Bridging the “two worlds” of science

Gevers, photo by ASSAf
Gevers, photo by ASSAf

This morning, Wieland Gevers from the Academy of Science of South Africa painted a picture of the “two worlds” he has worked in as a biomedical scientist.

Gevers is one of three TWAS members to receive a “TWAS medal” in 2009. This is an accolade given to a selected few members each year in recognition of the research they have done in their field.

In the 1960s, Gevers got a Rhodes scholarship to study for a PhD in Oxford. Although the science he did there feels ancient by today’s standards, he says it was a privilege to be able to spend time at the very forefront of research and, as he puts it, “absorb the principle of doing science”.

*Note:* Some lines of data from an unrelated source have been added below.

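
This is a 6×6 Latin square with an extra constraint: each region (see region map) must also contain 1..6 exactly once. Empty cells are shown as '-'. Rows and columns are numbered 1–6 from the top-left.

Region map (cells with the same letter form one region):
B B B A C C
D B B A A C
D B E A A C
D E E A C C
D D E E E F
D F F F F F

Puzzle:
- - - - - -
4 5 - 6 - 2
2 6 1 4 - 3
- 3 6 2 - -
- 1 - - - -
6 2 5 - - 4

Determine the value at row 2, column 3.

row 1, column 2 = 4 (sole candidate).
row 2, column 3 = 3: row 2 has {2,4,5,6}; col 3 has {1,5,6}; region has {4,5,6} → only 3 remains.

3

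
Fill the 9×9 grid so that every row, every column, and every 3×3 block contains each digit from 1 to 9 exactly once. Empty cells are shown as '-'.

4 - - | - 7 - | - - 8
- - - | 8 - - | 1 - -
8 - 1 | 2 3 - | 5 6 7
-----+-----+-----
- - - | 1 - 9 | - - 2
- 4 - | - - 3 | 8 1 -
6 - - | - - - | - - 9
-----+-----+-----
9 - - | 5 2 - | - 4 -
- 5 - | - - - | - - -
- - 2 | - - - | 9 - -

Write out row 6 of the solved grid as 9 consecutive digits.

613482759

r3c2 = 9: row 3 has {1,2,3,5,6,7,8}; col 2 has {4,5}; box has {1,4,8} → only 9 remains.
r3c6 = 4: row 3 has {1,2,3,5,6,7,8,9}; col 6 has {3,9}; box has {2,3,7,8} → only 4 remains.
r1c6 = 1: in row 1, 1 can only go here (every other open cell in that row sees a 1).
r1c3 = 5: in row 1, 5 can only go here (every other open cell in that row sees a 5).
r2c9 = 4: in row 2, 4 can only go here (every other open cell in that row sees a 4).
r5c1 = 2: in row 5, 2 can only go here (every other open cell in that row sees a 2).
r5c3 = 9: in row 5, 9 can only go here (every other open cell in that row sees a 9).
r5c4 = 7: in row 5, 7 can only go here (every other open cell in that row sees a 7).
r6c4 = 4: row 6 has {6,9}; col 4 has {1,2,5,7,8}; box has {1,3,7,9} → only 4 remains.
r4c7 = 4: in row 4, 4 can only go here (every other open cell in that row sees a 4).
r4c5 = 6: in row 4, 6 can only go here (every other open cell in that row sees a 6).
r5c5 = 5: row 5 has {1,2,3,4,7,8,9}; col 5 has {2,3,6,7}; box has {1,3,4,6,7,9} → only 5 remains.
r5c9 = 6: row 5 has {1,2,3,4,5,7,8,9}; col 9 has {2,4,7,8,9}; box has {1,2,4,8,9} → only 6 remains.
r6c5 = 8: row 6 has {4,6,9}; col 5 has {2,3,5,6,7}; box has {1,3,4,5,6,7,9} → only 8 remains.
r6c6 = 2: row 6 has {4,6,8,9}; col 6 has {1,3,4,9}; box has {1,3,4,5,6,7,8,9} → only 2 remains.
r2c5 = 9: row 2 has {1,4,8}; col 5 has {2,3,5,6,7,8}; box has {1,2,3,4,7,8} → only 9 remains.
r1c4 = 6: row 1 has {1,4,5,7,8}; col 4 has {1,2,4,5,7,8}; box has {1,2,3,4,7,8,9} → only 6 remains.
r2c6 = 5: row 2 has {1,4,8,9}; col 6 has {1,2,3,4,9}; box has {1,2,3,4,6,7,8,9} → only 5 remains.
r9c4 = 3: row 9 has {2,9}; col 4 has {1,2,4,5,6,7,8}; box has {2,5} → only 3 remains.
r8c4 = 9: row 8 has {5}; col 4 has {1,2,3,4,5,6,7,8}; box has {2,3,5} → only 9 remains.
r1c8 = 9: in row 1, 9 can only go here (every other open cell in that row sees a 9).
r6c2 = 1: in row 6, 1 can only go here (every other open cell in that row sees a 1).
r6c8 = 5: in row 6, 5 can only go here (every other open cell in that row sees a 5).
r4c1 = 5: in row 4, 5 can only go here (every other open cell in that row sees a 5).
r7c9 = 1: in row 7, 1 can only go here (every other open cell in that row sees a 1).
r8c9 = 3: row 8 has {5,9}; col 9 has {1,2,4,6,7,8,9}; box has {1,4,9} → only 3 remains.
r9c9 = 5: row 9 has {2,3,9}; col 9 has {1,2,3,4,6,7,8,9}; box has {1,3,4,9} → only 5 remains.
r9c5 = 4: in row 9, 4 can only go here (every other open cell in that row sees a 4).
r8c5 = 1: row 8 has {3,5,9}; col 5 has {2,3,4,5,6,7,8,9}; box has {2,3,4,5,9} → only 1 remains.
r8c1 = 7: row 8 has {1,3,5,9}; col 1 has {2,4,5,6,8,9}; box has {2,5,9} → only 7 remains.
r9c1 = 1: row 9 has {2,3,4,5,9}; col 1 has {2,4,5,6,7,8,9}; box has {2,5,7,9} → only 1 remains.
r2c1 = 3: row 2 has {1,4,5,8,9}; col 1 has {1,2,4,5,6,7,8,9}; box has {1,4,5,8,9} → only 3 remains.
r2c8 = 2: row 2 has {1,3,4,5,8,9}; col 8 has {1,4,5,6,9}; box has {1,4,5,6,7,8,9} → only 2 remains.
r8c8 = 8: row 8 has {1,3,5,7,9}; col 8 has {1,2,4,5,6,9}; box has {1,3,4,5,9} → only 8 remains.
r9c8 = 7: row 9 has {1,2,3,4,5,9}; col 8 has {1,2,4,5,6,8,9}; box has {1,3,4,5,8,9} → only 7 remains.
r1c2 = 2: row 1 has {1,4,5,6,7,8,9}; col 2 has {1,4,5,9}; box has {1,3,4,5,8,9} → only 2 remains.
r1c7 = 3: row 1 has {1,2,4,5,6,7,8,9}; col 7 has {1,4,5,8,9}; box has {1,2,4,5,6,7,8,9} → only 3 remains.
r4c8 = 3: row 4 has {1,2,4,5,6,9}; col 8 has {1,2,4,5,6,7,8,9}; box has {1,2,4,5,6,8,9} → only 3 remains.
r6c7 = 7: row 6 has {1,2,4,5,6,8,9}; col 7 has {1,3,4,5,8,9}; box has {1,2,3,4,5,6,8,9} → only 7 remains.
r7c7 = 6: row 7 has {1,2,4,5,9}; col 7 has {1,3,4,5,7,8,9}; box has {1,3,4,5,7,8,9} → only 6 remains.
r8c6 = 6: row 8 has {1,3,5,7,8,9}; col 6 has {1,2,3,4,5,9}; box has {1,2,3,4,5,9} → only 6 remains.
r8c7 = 2: row 8 has {1,3,5,6,7,8,9}; col 7 has {1,3,4,5,6,7,8,9}; box has {1,3,4,5,6,7,8,9} → only 2 remains.
r9c6 = 8: row 9 has {1,2,3,4,5,7,9}; col 6 has {1,2,3,4,5,6,9}; box has {1,2,3,4,5,6,9} → only 8 remains.
r6c3 = 3: row 6 has {1,2,4,5,6,7,8,9}; col 3 has {1,2,5,9}; box has {1,2,4,5,6,9} → only 3 remains.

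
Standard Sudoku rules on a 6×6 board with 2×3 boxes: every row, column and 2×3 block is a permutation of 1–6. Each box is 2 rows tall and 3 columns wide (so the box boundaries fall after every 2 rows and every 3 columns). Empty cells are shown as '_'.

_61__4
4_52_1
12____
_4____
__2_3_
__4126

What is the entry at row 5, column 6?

row 1, column 5 = 5: row 1 has {1,4,6}; col 5 has {2,3}; box has {1,2,4} → only 5 remains.
row 2, column 2 = 3: row 2 has {1,2,4,5}; col 2 has {2,4,6}; box has {1,4,5,6} → only 3 remains.
row 2, column 5 = 6: row 2 has {1,2,3,4,5}; col 5 has {2,3,5}; box has {1,2,4,5} → only 6 remains.
row 3, column 5 = 4: row 3 has {1,2}; col 5 has {2,3,5,6}; box has {} → only 4 remains.
row 4, column 5 = 1: row 4 has {4}; col 5 has {2,3,4,5,6}; box has {4} → only 1 remains.
row 5, column 6 = 5: row 5 has {2,3}; col 6 has {1,4,6}; box has {1,2,3,6} → only 5 remains.

5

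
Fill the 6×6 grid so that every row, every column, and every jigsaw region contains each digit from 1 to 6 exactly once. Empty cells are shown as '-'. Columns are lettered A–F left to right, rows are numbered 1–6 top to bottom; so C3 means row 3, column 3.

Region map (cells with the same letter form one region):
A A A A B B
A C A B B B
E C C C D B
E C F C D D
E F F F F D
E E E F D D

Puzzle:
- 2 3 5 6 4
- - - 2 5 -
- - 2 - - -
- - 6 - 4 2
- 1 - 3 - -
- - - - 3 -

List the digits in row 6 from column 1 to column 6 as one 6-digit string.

A1 = 1: row 1 has {2,3,4,5,6}; col 1 has {}; region has {2,3,5} → only 1 remains.
C2 = 4: row 2 has {2,5}; col 3 has {2,3,6}; region has {1,2,3,5} → only 4 remains.
E3 = 1: row 3 has {2}; col 5 has {3,4,5,6}; region has {2,3,4} → only 1 remains.
F3 = 3: row 3 has {1,2}; col 6 has {2,4}; region has {2,4,5,6} → only 3 remains.
D4 = 1: row 4 has {2,4,6}; col 4 has {2,3,5}; region has {2} → only 1 remains.
C5 = 5: row 5 has {1,3}; col 3 has {2,3,4,6}; region has {1,3,6} → only 5 remains.
E5 = 2: row 5 has {1,3,5}; col 5 has {1,3,4,5,6}; region has {1,3,5,6} → only 2 remains.
F5 = 6: row 5 has {1,2,3,5}; col 6 has {2,3,4}; region has {1,2,3,4} → only 6 remains.
C6 = 1: row 6 has {3}; col 3 has {2,3,4,5,6}; region has {} → only 1 remains.
D6 = 4: row 6 has {1,3}; col 4 has {1,2,3,5}; region has {1,2,3,5,6} → only 4 remains.
F6 = 5: row 6 has {1,3,4}; col 6 has {2,3,4,6}; region has {1,2,3,4,6} → only 5 remains.
A2 = 6: row 2 has {2,4,5}; col 1 has {1}; region has {1,2,3,4,5} → only 6 remains.
B2 = 3: row 2 has {2,4,5,6}; col 2 has {1,2}; region has {1,2} → only 3 remains.
F2 = 1: row 2 has {2,3,4,5,6}; col 6 has {2,3,4,5,6}; region has {2,3,4,5,6} → only 1 remains.
D3 = 6: row 3 has {1,2,3}; col 4 has {1,2,3,4,5}; region has {1,2,3} → only 6 remains.
B4 = 5: row 4 has {1,2,4,6}; col 2 has {1,2,3}; region has {1,2,3,6} → only 5 remains.
A5 = 4: row 5 has {1,2,3,5,6}; col 1 has {1,6}; region has {1} → only 4 remains.
A6 = 2: row 6 has {1,3,4,5}; col 1 has {1,4,6}; region has {1,4} → only 2 remains.
B6 = 6: row 6 has {1,2,3,4,5}; col 2 has {1,2,3,5}; region has {1,2,4} → only 6 remains.

261435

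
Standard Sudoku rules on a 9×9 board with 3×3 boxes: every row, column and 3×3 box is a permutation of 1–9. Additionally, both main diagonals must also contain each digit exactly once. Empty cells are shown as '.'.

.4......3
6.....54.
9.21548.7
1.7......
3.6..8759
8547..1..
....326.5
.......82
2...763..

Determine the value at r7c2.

1

r2c9 = 1: row 2 has {4,5,6}; col 9 has {2,3,5,7,9}; box has {3,4,5,7,8} → only 1 remains.
r3c2 = 3: row 3 has {1,2,4,5,7,8,9}; col 2 has {4,5}; box has {2,4,6,9} → only 3 remains.
r3c8 = 6: row 3 has {1,2,3,4,5,7,8,9}; col 8 has {4,5,8}; box has {1,3,4,5,7,8} → only 6 remains.
r5c2 = 2: row 5 has {3,5,6,7,8,9}; col 2 has {3,4,5}; box has {1,3,4,5,6,7,8} → only 2 remains.
r5c4 = 4: row 5 has {2,3,5,6,7,8,9}; col 4 has {1,7}; box has {7,8} → only 4 remains.
r5c5 = 1: row 5 has {2,3,4,5,6,7,8,9}; col 5 has {3,5,7}; box has {4,7,8}; main diagonal has {2,6,8}; anti-diagonal has {2,3,4,7,8} → only 1 remains.
r6c9 = 6: row 6 has {1,4,5,7,8}; col 9 has {1,2,3,5,7,9}; box has {1,5,7,9} → only 6 remains.
r7c3 = 9: row 7 has {2,3,5,6}; col 3 has {2,4,6,7}; box has {2}; anti-diagonal has {1,2,3,4,7,8} → only 9 remains.
r7c4 = 8: row 7 has {2,3,5,6,9}; col 4 has {1,4,7}; box has {2,3,6,7} → only 8 remains.
r8c2 = 6: row 8 has {2,8}; col 2 has {2,3,4,5}; box has {2,9}; anti-diagonal has {1,2,3,4,7,8,9} → only 6 remains.
r9c9 = 4: row 9 has {2,3,6,7}; col 9 has {1,2,3,5,6,7,9}; box has {2,3,5,6,8}; main diagonal has {1,2,6,8} → only 4 remains.
r2c2 = 7: row 2 has {1,4,5,6}; col 2 has {2,3,4,5,6}; box has {2,3,4,6,9}; main diagonal has {1,2,4,6,8} → only 7 remains.
r2c3 = 8: row 2 has {1,4,5,6,7}; col 3 has {2,4,6,7,9}; box has {2,3,4,6,7,9} → only 8 remains.
r4c2 = 9: row 4 has {1,7}; col 2 has {2,3,4,5,6,7}; box has {1,2,3,4,5,6,7,8} → only 9 remains.
r4c6 = 5: row 4 has {1,7,9}; col 6 has {2,4,6,8}; box has {1,4,7,8}; anti-diagonal has {1,2,3,4,6,7,8,9} → only 5 remains.
r4c9 = 8: row 4 has {1,5,7,9}; col 9 has {1,2,3,4,5,6,7,9}; box has {1,5,6,7,9} → only 8 remains.
r7c2 = 1: row 7 has {2,3,5,6,8,9}; col 2 has {2,3,4,5,6,7,9}; box has {2,6,9} → only 1 remains.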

When he returned to South Africa in the 1970s, by contrast, he was faced with the task of doing something with very little. Along with his research chair went only one assistant and two small pieces of scientific equipment.

This is a common problem across the developing world today, and one of the main reasons many emigrated scientists do not want to return. If they do, many—like Gevers in the 1970s—face the task of building up the institutions necessary to enable good science at the same time as pursuing their research.

Gevers’ picture of South Africa in the 70s may be at odds with the image the country enjoys today as the brightest jewel in Africa’s scientific crown. But the excellence the country has achieved over the past 40 years should encourage scientists in countries that currently struggle with their scientific capacity to feel hopeful about their own future.